To be the first woman Prime Minister would be achievement enough for many women, but not for Margaret. She didn’t just want to hold the office, but to use it to improve and change the country she loved.
She won three elections, a rare achievement in modern UK democratic politics. Even rarer that she won a larger majority on the second and third occasions than on the first, showing that she could win and hold support in office for what she did as well as from opposition for what she promised.
These are good reasons to remember her, but not the main reason why the nation has never stopped talking about her from the day she first won office at Number 10. The country senses that she was a different kind of politician to many that have followed since. She did not ask how something would play in the polls, or how something should be spun. She wanted to know what was the problem and did your idea offer a solution. Would it make things better for people, even if it might make it tougher for the government in short term. Only once the policy had been settled did she invite in press and media specialists to deal with the second order question of how could you best persuade people that the decision was right.
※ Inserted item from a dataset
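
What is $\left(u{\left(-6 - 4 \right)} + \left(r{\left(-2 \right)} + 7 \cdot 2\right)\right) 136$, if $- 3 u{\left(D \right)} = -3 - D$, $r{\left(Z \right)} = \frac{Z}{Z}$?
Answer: $\frac{5168}{3} \approx 1722.7$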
I first took the idea of equity for everyone to her in opposition. I told how how she could offer shares and property for the many, from a large privatisaiton programme. It could include employee ownership and employee buy outs, as well as the big show privatisations. After a lively argument at one of her issue lunches she told me “They won’t let me do that”. It was a very revealing answer. She was all too conscious of the power of the state establishment, and of the dangers of sounding too radical, but she did not rule it out for later.
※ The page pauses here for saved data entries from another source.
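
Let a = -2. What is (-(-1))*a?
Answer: -2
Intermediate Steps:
(-(-1))*a = -(-1)*(-2) = -1*(-1)*(-2) = 1*(-2) = -2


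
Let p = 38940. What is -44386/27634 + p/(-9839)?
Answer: -756390907/135945463 ≈ -5.5639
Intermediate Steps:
-44386/27634 + p/(-9839) = -44386/27634 + 38940/(-9839) = -44386*1/27634 + 38940*(-1/9839) = -22193/13817 - 38940/9839 = -756390907/135945463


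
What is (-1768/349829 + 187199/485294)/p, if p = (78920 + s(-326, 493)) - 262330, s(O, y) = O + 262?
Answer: -64629639179/31148365334438124 ≈ -2.0749e-6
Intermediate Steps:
s(O, y) = 262 + O
p = -183474 (p = (78920 + (262 - 326)) - 262330 = (78920 - 64) - 262330 = 78856 - 262330 = -183474)
(-1768/349829 + 187199/485294)/p = (-1768/349829 + 187199/485294)/(-183474) = (-1768*1/349829 + 187199*(1/485294))*(-1/183474) = (-1768/349829 + 187199/485294)*(-1/183474) = (64629639179/169769914726)*(-1/183474) = -64629639179/31148365334438124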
Some of us built the case through think tanks and the press during her first Parliament as Prime Minister. After the 1983 election victory she was ready to take on one of the big battles of her Premiership, the battle to return the family silver to the family, the battle to let many more people participate in the wealth of the nation through share and property owning. I was invited in to Downing Street and recommended setting up the first large privatisation programme. The memo came back with no objections to the strategic sweep of the policy, nor to its aims. It had instead the question “how do we do that?
She threw herself into understanding the challenges and techniques needed to transform loss making job shedding state monopolies into modern competitive industries. It became one of the dominant themes of her period in office.
Her energy and determination was such that she still had plenty of time to help an American President win the Cold war, to offer freedom and enterprise to the long suffering victims of communism in Eastern Europe, to begin the opposition to the Euro and a centralised EU, and to negotiate a free enterprise future for Hong Kong at the end of its lease.
She inherited a strike ridden and poor country with high inflation and too much debt. She passed on a country of good repute, She showed courage, dignity and honesty in equal measure as she sought to slay the dragons that she felt had damaged Britain.